Congress shall make no law respecting an establishment of religion, or prohibiting the free exercise thereof; or abridging the freedom of speech, or of the press, or the right of the people peaceably to assemble, and to petition the Government for a redress of grievances.
The breadth of this amendment as a means to allow individuals to use their minds, to produce their own ideas, and to make those ideas known to others is the unifying theme of this amendment. Most people at the time of its adoption believed that this amendment guaranteed a broad freedom of conscience. Certainly Thomas Jefferson and James Madison thought so.
When the amendment was written, the written word could only be distributed to others by using a rather expensive invention, the printing press. But note that the amendment also allowed people to speak freely, to assemble and share ideas, and to complain to or seek reforms by the government. In this context, it is not possible to believe that the 1st Amendment was only intended to allow those who distributed their ideas using a printing press to exercise their freedom of conscience. I do not see the People then as thinking that freedom of the press was something that belonged only to someone who had made an investment in a printing press. The core idea of the 1st Amendment was to allow people to use their minds and to share their ideas with others.
No, it seems very clear that the dissemination of an individual's ideas and thoughts by right was to be broadly protected by this amendment. That being the case, the freedom to write down one's ideas and to disseminate them was to be protected from any abridging acts of Congress. Thus, the right of bloggers to write down their ideas and to make them available to others for reading is clearly protected by the 1st Amendment.
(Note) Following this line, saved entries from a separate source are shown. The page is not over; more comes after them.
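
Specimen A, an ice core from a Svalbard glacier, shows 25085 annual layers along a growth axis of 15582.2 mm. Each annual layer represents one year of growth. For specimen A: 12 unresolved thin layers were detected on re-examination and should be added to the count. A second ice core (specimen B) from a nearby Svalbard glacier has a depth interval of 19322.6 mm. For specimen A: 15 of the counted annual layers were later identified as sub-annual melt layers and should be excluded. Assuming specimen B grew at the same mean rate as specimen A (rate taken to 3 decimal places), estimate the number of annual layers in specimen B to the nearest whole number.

Specimen A: correcting the raw count gives 25085 − 15 + 12 = 25082 true annual layers.
A: 15582.2 mm over 25082 years gives 15582.2 / 25082 ≈ 0.621 mm/yr.
B spans 19322.6 / 0.621 = 31115.30 years ≈ 31115 annual layers.

31115 annual layers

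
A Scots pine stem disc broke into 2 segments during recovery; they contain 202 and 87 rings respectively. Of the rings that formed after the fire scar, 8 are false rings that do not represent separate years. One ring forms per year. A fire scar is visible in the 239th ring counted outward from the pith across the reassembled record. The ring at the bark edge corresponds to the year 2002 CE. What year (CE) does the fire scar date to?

Total rings = 202 + 87 = 289.
Between ring 239 and the bark edge there are 289 − 239 = 50 rings.
50 − 8 false = 42 true rings after the fire scar.
The ring at the bark edge is 2002 CE, so the fire scar dates to 2002 − 42 = 1960 CE.

1960 CE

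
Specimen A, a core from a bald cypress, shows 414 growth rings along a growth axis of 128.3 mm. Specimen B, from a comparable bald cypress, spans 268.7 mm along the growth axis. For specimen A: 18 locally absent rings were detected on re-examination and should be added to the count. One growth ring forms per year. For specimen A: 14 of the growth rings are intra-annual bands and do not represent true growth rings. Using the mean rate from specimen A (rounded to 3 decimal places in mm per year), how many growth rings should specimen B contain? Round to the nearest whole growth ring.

Specimen A: after corrections the count is 414 − 14 + 18 = 418 growth rings.
A: Mean rate = 128.3 mm / 418 years ≈ 0.307 mm/year.
Specimen B: 268.7 mm / 0.307 mm per year = 875.24 years ≈ 875 growth rings.

875 growth rings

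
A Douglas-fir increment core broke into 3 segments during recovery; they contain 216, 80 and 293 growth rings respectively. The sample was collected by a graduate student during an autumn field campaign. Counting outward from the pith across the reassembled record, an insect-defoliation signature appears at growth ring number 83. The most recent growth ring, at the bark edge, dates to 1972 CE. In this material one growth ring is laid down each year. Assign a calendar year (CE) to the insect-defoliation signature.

1466 CE

Total growth rings = 216 + 80 + 293 = 589.
The insect-defoliation signature sits at growth ring 83 from the pith, so 589 − 83 = 506 growth rings formed after it.
Counting back 506 years from 1972 CE places the insect-defoliation signature in 1972 − 506 = 1466 CE.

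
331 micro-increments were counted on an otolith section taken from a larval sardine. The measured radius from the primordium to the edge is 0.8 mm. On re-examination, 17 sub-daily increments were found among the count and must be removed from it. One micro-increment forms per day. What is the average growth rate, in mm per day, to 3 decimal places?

0.003 mm per day

Correcting the raw count gives 331 − 17 = 314 true micro-increments.
0.8 mm over 314 days gives 0.8 / 314 ≈ 0.003 mm per day.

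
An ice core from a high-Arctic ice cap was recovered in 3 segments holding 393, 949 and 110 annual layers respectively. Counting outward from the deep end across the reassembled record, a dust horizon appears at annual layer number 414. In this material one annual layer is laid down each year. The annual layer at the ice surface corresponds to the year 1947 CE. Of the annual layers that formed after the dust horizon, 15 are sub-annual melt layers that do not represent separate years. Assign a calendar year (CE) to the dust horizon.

924 CE

Total annual layers = 393 + 949 + 110 = 1452.
The dust horizon sits at annual layer 414 from the deep end, so 1452 − 414 = 1038 annual layers formed after it.
1038 − 15 false = 1023 true annual layers after the dust horizon.
1947 − 1023 = 924 CE.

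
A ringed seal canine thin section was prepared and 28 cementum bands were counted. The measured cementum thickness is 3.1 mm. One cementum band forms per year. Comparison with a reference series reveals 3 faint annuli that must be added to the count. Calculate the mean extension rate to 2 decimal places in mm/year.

True cementum band count = 28 + 3 = 31.
Extension rate ≈ 3.1 / 31 = 0.10 mm/year.

0.10 mm/year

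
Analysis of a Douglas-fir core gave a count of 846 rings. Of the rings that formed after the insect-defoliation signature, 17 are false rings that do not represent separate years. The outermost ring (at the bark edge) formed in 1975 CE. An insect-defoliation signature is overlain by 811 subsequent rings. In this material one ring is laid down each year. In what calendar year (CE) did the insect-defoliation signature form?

811 rings post-date the insect-defoliation signature.
Excluding 17 false rings: 811 − 17 = 794.
The ring at the bark edge is 1975 CE, so the insect-defoliation signature dates to 1975 − 794 = 1181 CE.

1181 CE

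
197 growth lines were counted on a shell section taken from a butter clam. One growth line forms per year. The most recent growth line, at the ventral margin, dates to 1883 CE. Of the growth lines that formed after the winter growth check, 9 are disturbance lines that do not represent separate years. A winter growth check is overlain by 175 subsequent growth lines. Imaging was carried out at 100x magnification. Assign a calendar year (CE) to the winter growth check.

1717 CE

There are 175 growth lines younger than the winter growth check.
175 − 9 false = 166 true growth lines after the winter growth check.
Counting back 166 years from 1883 CE places the winter growth check in 1883 − 166 = 1717 CE.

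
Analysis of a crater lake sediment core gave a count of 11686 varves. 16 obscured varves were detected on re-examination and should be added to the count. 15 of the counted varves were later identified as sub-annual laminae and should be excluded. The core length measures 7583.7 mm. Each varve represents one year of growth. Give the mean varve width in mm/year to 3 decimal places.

0.649 mm/year

After corrections the count is 11686 − 15 + 16 = 11687 varves.
7583.7 mm over 11687 years gives 7583.7 / 11687 ≈ 0.649 mm/year.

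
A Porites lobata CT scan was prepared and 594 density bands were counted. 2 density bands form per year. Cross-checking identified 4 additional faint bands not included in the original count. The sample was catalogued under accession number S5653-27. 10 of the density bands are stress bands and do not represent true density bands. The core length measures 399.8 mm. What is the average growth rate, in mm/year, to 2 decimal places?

1.36 mm/year

After corrections the count is 594 − 10 + 4 = 588 density bands.
With 2 density bands per year, 588 / 2 = 294 years.
399.8 mm over 294 years gives 399.8 / 294 ≈ 1.36 mm/year.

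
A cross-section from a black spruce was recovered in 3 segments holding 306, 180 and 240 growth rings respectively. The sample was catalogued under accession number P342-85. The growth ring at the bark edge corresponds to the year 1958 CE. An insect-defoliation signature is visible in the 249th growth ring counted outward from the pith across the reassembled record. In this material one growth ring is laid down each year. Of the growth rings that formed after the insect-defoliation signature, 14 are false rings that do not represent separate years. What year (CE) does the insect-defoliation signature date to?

1495 CE

Total growth rings = 306 + 180 + 240 = 726.
Between growth ring 249 and the bark edge there are 726 − 249 = 477 growth rings.
Removing the 14 false growth rings leaves 477 − 14 = 463 true growth rings beyond the insect-defoliation signature.
1958 − 463 = 1495 CE.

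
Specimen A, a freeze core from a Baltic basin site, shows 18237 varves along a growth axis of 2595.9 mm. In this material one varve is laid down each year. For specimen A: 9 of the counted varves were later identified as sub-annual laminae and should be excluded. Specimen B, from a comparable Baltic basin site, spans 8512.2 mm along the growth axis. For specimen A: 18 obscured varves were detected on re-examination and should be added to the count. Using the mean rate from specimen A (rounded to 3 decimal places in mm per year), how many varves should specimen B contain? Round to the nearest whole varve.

59945 varves

Specimen A: adjusted count: 18237 − 9 + 18 = 18246 varves.
A: 2595.9 mm over 18246 years gives 2595.9 / 18246 ≈ 0.142 mm/yr.
B spans 8512.2 / 0.142 = 59945.07 years ≈ 59945 varves.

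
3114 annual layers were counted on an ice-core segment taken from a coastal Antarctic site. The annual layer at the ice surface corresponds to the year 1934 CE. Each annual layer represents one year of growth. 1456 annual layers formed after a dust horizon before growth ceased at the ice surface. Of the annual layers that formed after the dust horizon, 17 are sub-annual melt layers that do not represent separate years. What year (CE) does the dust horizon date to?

There are 1456 annual layers younger than the dust horizon.
1456 − 17 false = 1439 true annual layers after the dust horizon.
Counting back 1439 years from 1934 CE places the dust horizon in 1934 − 1439 = 495 CE.

495 CE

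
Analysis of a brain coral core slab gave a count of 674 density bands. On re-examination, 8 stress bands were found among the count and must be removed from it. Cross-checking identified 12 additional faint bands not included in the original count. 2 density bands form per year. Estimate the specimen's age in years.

339 years

After corrections the count is 674 − 8 + 12 = 678 density bands.
678 density bands at 2 per year is 678 / 2 = 339 years.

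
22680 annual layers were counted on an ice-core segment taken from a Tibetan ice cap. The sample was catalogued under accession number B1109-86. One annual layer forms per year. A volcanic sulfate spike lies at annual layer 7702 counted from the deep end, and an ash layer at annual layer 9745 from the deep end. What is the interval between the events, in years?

2043 yr

9745 − 7702 = 2043 annual layers lie between the two events.
One annual layer per year makes the interval 2043 years.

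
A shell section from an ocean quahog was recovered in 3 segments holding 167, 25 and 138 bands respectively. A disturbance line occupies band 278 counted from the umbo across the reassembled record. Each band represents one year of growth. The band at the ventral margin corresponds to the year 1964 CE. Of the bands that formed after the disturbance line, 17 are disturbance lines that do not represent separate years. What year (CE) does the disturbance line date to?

Total bands = 167 + 25 + 138 = 330.
330 − 278 = 52 bands lie beyond the disturbance line toward the ventral margin.
Removing the 17 false bands leaves 52 − 17 = 35 true bands beyond the disturbance line.
1964 − 35 = 1929 CE.

1929 CE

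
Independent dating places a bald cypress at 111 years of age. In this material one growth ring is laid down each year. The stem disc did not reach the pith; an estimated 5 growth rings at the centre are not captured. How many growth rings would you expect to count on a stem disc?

106 growth rings

At one growth ring per year, 111 years correspond to 111 growth rings.
Subtracting the 5 growth rings not captured gives 111 − 5 = 106 growth rings in the record.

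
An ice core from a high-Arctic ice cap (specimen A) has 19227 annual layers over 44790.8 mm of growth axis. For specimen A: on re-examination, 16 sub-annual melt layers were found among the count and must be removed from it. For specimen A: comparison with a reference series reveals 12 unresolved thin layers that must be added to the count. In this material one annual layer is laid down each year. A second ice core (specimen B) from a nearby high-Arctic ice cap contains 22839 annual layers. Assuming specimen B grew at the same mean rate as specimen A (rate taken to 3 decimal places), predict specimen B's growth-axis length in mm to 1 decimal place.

53214.9 mm

Specimen A: true annual layer count = 19227 − 16 + 12 = 19223.
A: Extension rate ≈ 44790.8 / 19223 = 2.330 mm/yr.
B's length ≈ 2.330 × 22839 = 53214.9 mm.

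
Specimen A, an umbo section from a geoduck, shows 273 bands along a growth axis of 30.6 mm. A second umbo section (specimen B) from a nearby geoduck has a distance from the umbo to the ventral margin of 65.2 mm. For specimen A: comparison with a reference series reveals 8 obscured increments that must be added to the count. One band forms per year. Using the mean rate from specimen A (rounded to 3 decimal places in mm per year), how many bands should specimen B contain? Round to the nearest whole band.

598 bands

Specimen A: after corrections the count is 273 + 8 = 281 bands.
A: Mean rate = 30.6 mm / 281 years ≈ 0.109 mm per year.
Specimen B: 65.2 mm / 0.109 mm per year = 598.17 years ≈ 598 bands.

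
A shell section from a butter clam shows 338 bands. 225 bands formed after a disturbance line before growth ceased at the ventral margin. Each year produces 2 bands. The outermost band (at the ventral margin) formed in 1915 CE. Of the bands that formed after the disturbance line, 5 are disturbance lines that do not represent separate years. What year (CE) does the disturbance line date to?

1805 CE

225 bands post-date the disturbance line.
225 − 5 false = 220 true bands after the disturbance line.
220 bands at 2 per year is 220 / 2 = 110 years.
The band at the ventral margin is 1915 CE, so the disturbance line dates to 1915 − 110 = 1805 CE.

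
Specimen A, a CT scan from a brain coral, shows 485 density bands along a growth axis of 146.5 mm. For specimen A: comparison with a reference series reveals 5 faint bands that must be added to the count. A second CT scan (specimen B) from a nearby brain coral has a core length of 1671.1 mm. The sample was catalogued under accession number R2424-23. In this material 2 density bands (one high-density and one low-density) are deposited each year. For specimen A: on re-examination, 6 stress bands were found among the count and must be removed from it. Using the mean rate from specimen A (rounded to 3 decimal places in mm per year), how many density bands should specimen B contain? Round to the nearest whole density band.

Specimen A: correcting the raw count gives 485 − 6 + 5 = 484 true density bands.
Specimen A: 484 density bands at 2 per year is 484 / 2 = 242 years.
A: 146.5 mm over 242 years gives 146.5 / 242 ≈ 0.605 mm per year.
For B, 1671.1 / 0.605 = 2762.15 years; at 2 density bands per year that is 2762.15 × 2 ≈ 5524 density bands.

5524 density bands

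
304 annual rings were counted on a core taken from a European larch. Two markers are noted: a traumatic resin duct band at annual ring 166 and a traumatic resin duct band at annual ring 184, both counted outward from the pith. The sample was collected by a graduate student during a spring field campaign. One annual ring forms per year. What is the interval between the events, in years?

184 − 166 = 18 annual rings lie between the two events.
One annual ring per year makes the interval 18 years.

18 years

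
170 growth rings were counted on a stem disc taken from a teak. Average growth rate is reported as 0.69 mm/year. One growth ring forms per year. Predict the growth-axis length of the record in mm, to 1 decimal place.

The record spans 170 years at 0.69 mm per year.
Predicted length = 0.69 mm/year × 170 years = 117.3 mm.

117.3 mm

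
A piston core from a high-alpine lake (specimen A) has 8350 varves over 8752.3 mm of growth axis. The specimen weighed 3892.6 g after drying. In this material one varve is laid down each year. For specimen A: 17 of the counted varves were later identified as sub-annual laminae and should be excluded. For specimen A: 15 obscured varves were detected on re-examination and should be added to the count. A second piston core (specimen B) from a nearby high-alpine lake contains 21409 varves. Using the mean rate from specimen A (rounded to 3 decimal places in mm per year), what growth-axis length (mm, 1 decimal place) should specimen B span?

22436.6 mm

Specimen A: after corrections the count is 8350 − 17 + 15 = 8348 varves.
A: Mean rate = 8752.3 mm / 8348 years ≈ 1.048 mm/year.
B's length ≈ 1.048 × 21409 = 22436.6 mm.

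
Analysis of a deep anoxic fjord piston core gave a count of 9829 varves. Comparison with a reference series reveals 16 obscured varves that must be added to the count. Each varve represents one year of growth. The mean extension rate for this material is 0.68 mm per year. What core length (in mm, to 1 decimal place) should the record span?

6694.6 mm

After corrections the count is 9829 + 16 = 9845 varves.
Length ≈ 0.68 × 9845 = 6694.6 mm.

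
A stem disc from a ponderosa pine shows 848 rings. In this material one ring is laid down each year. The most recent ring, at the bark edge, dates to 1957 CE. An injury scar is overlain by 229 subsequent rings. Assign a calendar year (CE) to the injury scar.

1728 CE

229 rings formed after the injury scar.
1957 − 229 = 1728 CE.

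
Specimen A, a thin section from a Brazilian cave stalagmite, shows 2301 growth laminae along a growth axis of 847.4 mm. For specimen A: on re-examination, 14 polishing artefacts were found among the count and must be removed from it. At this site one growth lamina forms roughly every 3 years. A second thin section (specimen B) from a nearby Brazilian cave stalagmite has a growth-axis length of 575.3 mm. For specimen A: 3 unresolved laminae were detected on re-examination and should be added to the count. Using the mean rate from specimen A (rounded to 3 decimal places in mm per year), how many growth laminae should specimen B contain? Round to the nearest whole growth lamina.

1559 growth laminae

Specimen A: true growth lamina count = 2301 − 14 + 3 = 2290.
Specimen A: multiplying by 3 years per growth lamina: 2290 × 3 = 6870 years.
A: 847.4 mm over 6870 years gives 847.4 / 6870 ≈ 0.123 mm/yr.
For B, 575.3 / 0.123 = 4677.24 years; at 3 years per growth lamina that is 4677.24 / 3 ≈ 1559 growth laminae.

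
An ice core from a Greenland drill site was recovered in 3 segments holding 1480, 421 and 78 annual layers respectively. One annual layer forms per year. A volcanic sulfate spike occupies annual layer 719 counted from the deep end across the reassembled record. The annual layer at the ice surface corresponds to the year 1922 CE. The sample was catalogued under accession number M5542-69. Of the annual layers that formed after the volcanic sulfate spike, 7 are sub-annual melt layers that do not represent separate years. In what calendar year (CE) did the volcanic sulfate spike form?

Total annual layers = 1480 + 421 + 78 = 1979.
1979 − 719 = 1260 annual layers lie beyond the volcanic sulfate spike toward the ice surface.
Removing the 7 false annual layers leaves 1260 − 7 = 1253 true annual layers beyond the volcanic sulfate spike.
The annual layer at the ice surface is 1922 CE, so the volcanic sulfate spike dates to 1922 − 1253 = 669 CE.

669 CE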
With experienced Senators such as Dick Durbin showing such profound ignorance of the 1st Amendment, it is no wonder our government has become such a constant threat to the rights of the individual to life, liberty, property, the ownership of one's own body, mind, and labor, and to the pursuit of personal happiness.
To be sure, there is considerable evidence that Dick Durbin is less ignorant than a man of evil intent. He, like all socialists, is only too happy to mislead the many who are uninformed about their individual rights. Persons asserting their individual rights are necessarily a major problem for the supporters of Big Government and socialism.